The external relations of the European Union
- EU's relations with EFTA and the European Economic Area
- Candidates for accession to the EU
- Balkan countries and the EU
- European neighbourhood policy
- EU's relations with Mediterranean and Middle East's countries
- EU's relations with Asian countries and Oceania
- EU's relations with North American countries
- EU's relations with Latin American countries
- Appraisal and outlook of EC's external relations
- Bibliography on EU's external relations
The external relations of the European Union (EU), which date back to the first years of existence of the European Economic Community (EEC) [see section 1.2], are distinguished from the common foreign and security policy (CFSP). As explained in chapter 8, the CFSP depends on a special decision-making process, akin to intergovernmental cooperation [see section 8.2.2], whereas the external relations of the EC/EU are run by the EU's legislative procedure defined by the treaty of Lisbon [see section 4.3]. However, the external relations established by the European Community and taken over by the European Union, tied in as they are with the common commercial policy and the EU's development aid policy, give a foretaste of a really common foreign policy and an indication of the scope which it will eventually assume [see section 1.5.3].

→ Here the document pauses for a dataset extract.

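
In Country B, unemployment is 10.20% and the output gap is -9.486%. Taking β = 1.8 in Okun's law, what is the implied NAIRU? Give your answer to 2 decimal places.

From Okun's law, u - u* = -(output gap)/β = -(-9.486)/1.8 = 5.27 points.
So u* = 10.2 - 5.27 = 4.93%.

4.93%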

The following pages will examine the relations which the European Community/Union as a body has already established with many countries throughout the world. Although these relations are of economic or commercial origin, they have on more than one occasion stepped out of this setting into the purely political arena. This is notably the case concerning relations with other European countries. For the student of European integration it is interesting to distinguish the foreign affairs decisions taken under the common foreign and security policy procedure from those taken under the EC/EU external relations procedure. In other words, it is interesting to see just where the EU's external relations domain ends and that of the EU's foreign policy begins. The answer to this question is not straightforward.